Jorge Rulli cuenta un caso: “En Mar del Plata un día encontré a Juan Jacinto Burgos, que era un alto dirigente montonero de la Patagonia. Era un gran tipo. Le pregunté: ‘Si pensás así, ¿por qué no te apartás de la Orga?’. Me dijo: ‘Porque no puedo, son tantos los compañeros muertos que no puedo. No creo en nada, no creo en la conducción, son unos hijos de puta. Pero qué querés que haga, yo ya estoy jugado, no puedo abandonar’. No lo pude convencer y nunca más lo vi, lo mataron al poco tiempo. Muy penoso, porque estaba tan solo atado a sus muertos. Creo que la conducción de Montoneros utilizó también esos sentimientos como una extorsión moral de los combatientes”. 

Ese “mandato” se sintió mucho en los militantes exiliados que volvieron en las “contraofensivas”. En su libro El tren de la victoria, Cristina Zuker recoge varios testimonios. “Fito” dice: “No vinimos engañados... todos participamos del voluntarismo. Se trataba de agarrar la bandera y seguir hasta las últimas consecuencias para que el sacrificio de los compañeros no quedara trunco. En la decisión de volver el peso estuvo puesto en esos compañeros”. El relato de “Fito” sigue: “A los dos meses deserté y volví a Madrid por mi cuenta. A un año del Mundial, en medio del juvenil de Japón, con Maradona jugando, este país estaba de fiesta futbolera. Por primera vez me sentí un terrorista, alguien que venía a producir hechos de terror para demostrar que todavía estábamos, pero sin ninguna trascendencia política, y además aislados totalmente”.

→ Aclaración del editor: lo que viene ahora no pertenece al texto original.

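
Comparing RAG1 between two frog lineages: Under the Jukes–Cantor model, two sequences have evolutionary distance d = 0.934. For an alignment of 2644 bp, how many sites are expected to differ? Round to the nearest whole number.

1412

Invert JC69: p = (3/4)(1 − e^(−4d/3)) = 0.75 × (1 − e^(-1.245333)) = 0.75 × (1 − 0.287845) = 0.534116.
Expected differing sites = pL ≈ 0.534116 × 2644 = 1412.202704 ≈ 1412.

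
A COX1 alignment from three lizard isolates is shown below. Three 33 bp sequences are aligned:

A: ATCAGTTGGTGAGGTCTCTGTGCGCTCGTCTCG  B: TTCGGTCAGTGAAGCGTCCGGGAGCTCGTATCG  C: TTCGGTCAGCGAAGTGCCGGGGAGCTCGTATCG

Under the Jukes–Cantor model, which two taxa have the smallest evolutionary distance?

A–B: 11/33 differ, p = 0.333, d = 0.441.
A–C: 12/33 differ, p = 0.364, d = 0.497.
B–C: 4/33 differ, p = 0.121, d = 0.132.
The smallest distance is between B and C.

B and C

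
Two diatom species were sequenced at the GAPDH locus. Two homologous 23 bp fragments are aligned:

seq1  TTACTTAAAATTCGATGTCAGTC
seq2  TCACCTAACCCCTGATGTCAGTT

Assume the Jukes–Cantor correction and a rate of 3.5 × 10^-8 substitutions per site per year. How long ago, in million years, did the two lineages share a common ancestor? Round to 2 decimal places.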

En coincidencia con el pensamiento de Rulli, Cristina Zuker señala que uno de los reclutadores de la contraofensiva, “Alcides” (que sobrevivió y vive en Córdoba), era especialista en eso de “tirar con los muertos” para hostigar moralmente; sus latiguillos habituales eran: “Vos tenés tus muertos, tu historia. Si no vas sos un cagón”; “peor que vos están los presos y los desaparecidos, y este es un sacrificio que debemos hacer por ellos”. 

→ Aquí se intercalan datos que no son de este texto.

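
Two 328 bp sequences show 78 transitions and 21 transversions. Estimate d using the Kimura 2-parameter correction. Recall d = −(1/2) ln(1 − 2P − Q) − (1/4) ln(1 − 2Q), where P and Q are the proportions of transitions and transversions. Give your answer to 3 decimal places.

0.422

P = 78/328 ≈ 0.237805 and Q = 21/328 ≈ 0.064024.
Under the Kimura two-parameter model, d = −½ ln(1 − 2P − Q) − ¼ ln(1 − 2Q).
1 − 2P − Q = 0.460366, giving −½ ln(0.460366) = 0.387867.
1 − 2Q = 0.871952, giving −¼ ln(0.871952) = 0.034255.
d = 0.387867 + 0.034255 = 0.422122.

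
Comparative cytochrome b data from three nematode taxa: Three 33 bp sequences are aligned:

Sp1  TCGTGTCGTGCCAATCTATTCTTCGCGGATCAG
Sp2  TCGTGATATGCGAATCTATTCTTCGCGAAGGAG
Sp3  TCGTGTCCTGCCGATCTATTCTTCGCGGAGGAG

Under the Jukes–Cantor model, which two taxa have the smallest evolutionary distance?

Sp1–Sp2: 7/33 differ, p = 0.212, d = 0.249.
Sp1–Sp3: 4/33 differ, p = 0.121, d = 0.132.
Sp2–Sp3: 6/33 differ, p = 0.182, d = 0.208.
The smallest distance is between Sp1 and Sp3.

Sp1 and Sp3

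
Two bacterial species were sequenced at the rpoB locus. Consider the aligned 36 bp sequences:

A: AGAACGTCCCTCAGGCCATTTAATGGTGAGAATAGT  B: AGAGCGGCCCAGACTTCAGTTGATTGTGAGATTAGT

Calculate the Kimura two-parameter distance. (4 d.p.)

Of 36 sites, 3 differences are transitions and 8 are transversions, so P = 3/36 ≈ 0.083333 and Q = 8/36 ≈ 0.222222.
Under the Kimura two-parameter model, d = −½ ln(1 − 2P − Q) − ¼ ln(1 − 2Q).
1 − 2P − Q = 0.611112, giving −½ ln(0.611112) = 0.246238.
1 − 2Q = 0.555556, giving −¼ ln(0.555556) = 0.146946.
d = 0.246238 + 0.146946 = 0.393184.

0.3932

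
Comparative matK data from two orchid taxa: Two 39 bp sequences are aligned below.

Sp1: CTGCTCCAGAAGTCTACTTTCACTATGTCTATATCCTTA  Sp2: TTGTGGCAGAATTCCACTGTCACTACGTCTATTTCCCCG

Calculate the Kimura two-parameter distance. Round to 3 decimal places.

Of 39 sites, 7 differences are transitions and 5 are transversions, so P = 7/39 ≈ 0.179487 and Q = 5/39 ≈ 0.128205.
Under the Kimura two-parameter model, d = −½ ln(1 − 2P − Q) − ¼ ln(1 − 2Q).
1 − 2P − Q = 0.512821, giving −½ ln(0.512821) = 0.333914.
1 − 2Q = 0.74359, giving −¼ ln(0.74359) = 0.074066.
d = 0.333914 + 0.074066 = 0.407980.

0.408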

No todos estuvieron de acuerdo con la invitación de Perdía en Madrid de “subirse al tren de la victoria”. Y rompieron públicamente con Montoneros. Primero fue el grupo de Galimberti, Juan Gelman y otros, y un año después el grupo de Bonasso y Jaime Dri.  

Como dijo en 1895 el miembro del Comité Nacional radical Ángel Ferreyra Cortés, “los muertos no hablan para agradecer o reprochar, pero tienen un poder inmenso sobre la conciencia de los vivos”. Por cierto, “tienen un inmenso poder”. 

Otro de los testimonios del libro de Zuker es el de Eduardo Gluj, que explica por qué decide no sumarse a la “contraofensiva”: “El sacrificio, aunque implicara tu vida, era en nombre de los compañeros caídos. Pero ellos no te llevaban a una inmolación”.  

Una buena pregunta para la época sería: ¿querrán mis amigos muertos que yo vaya tras ellos?

*Autor de Salvados por Francisco y La lealtad. Los montoneros que se quedaron con Perón.